Seven knights can be placed on the board on white squares so as to attack every black square in two ways only. These are shown in Diagrams 1 and 2. Note that three knights occupy the same position in both arrangements. It is therefore clear that if we turn the board so that a black square shall be in the top left-hand corner instead of a white, and place the knights in exactly the same positions, we shall have two similar ways of attacking all the white squares. I will assume the reader has made the two last described diagrams on transparent paper, and marked them 1a and 2a.
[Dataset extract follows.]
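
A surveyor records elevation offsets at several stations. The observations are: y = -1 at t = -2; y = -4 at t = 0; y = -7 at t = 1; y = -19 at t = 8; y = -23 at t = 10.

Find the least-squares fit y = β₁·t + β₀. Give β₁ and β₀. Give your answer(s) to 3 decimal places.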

Now, by placing the transparent Diagram 1a over 1 you will be able to obtain the solution in Diagram 3, by placing 2a over 2 you will get Diagram 4, and by placing 2a over 1 you will get Diagram 5. You may now try all possible combinations of those two pairs of diagrams, but you will only get the three arrangements I have given, or their reversals and reflections. Therefore these three solutions are all that exist.
320.—THE ROOK’S TOUR.
[Illustration]
The only possible minimum solutions are shown in the two diagrams, where it will be seen that only sixteen moves are required to perform the feat. Most people find it difficult to reduce the number of moves below seventeen*.
[Illustration: THE ROOK’S TOUR.]
321.—THE ROOK’S JOURNEY.
[Illustration]
I show the route in the diagram. It will be seen that the tenth move lands us at the square marked “10,” and that the last move, the twenty-first, brings us to a halt on square “21.”
322.—THE LANGUISHING MAIDEN.
The dotted line shows the route in twenty-two straight paths by which the knight may rescue the maiden. It is necessary, after entering the first cell, immediately to return before entering another. Otherwise a solution would not be possible. (See “The Grand Tour,” p. 200.)
323.—A DUNGEON PUZZLE.
If the prisoner takes the route shown in the diagram—where for clearness the doorways are omitted—he will succeed in visiting every cell once, and only once, in as many as fifty-seven straight lines. No rook’s path over the chessboard can exceed this number of moves.
[Illustration: THE LANGUISHING MAIDEN]
[Illustration: A DUNGEON PUZZLE.]
324.—THE LION AND THE MAN.
First of all, the fewest possible straight lines in each case are twenty-two, and in order that no cell may be visited twice it is absolutely necessary that each should pass into one cell and then immediately “visit” the one from which he started, afterwards proceeding by way of the second available cell. In the following diagram the man’s route is indicated by the unbroken lines, and the lion’s by the dotted lines. It will be found, if the two routes are followed cell by cell with two pencil points, that the lion and the man never meet.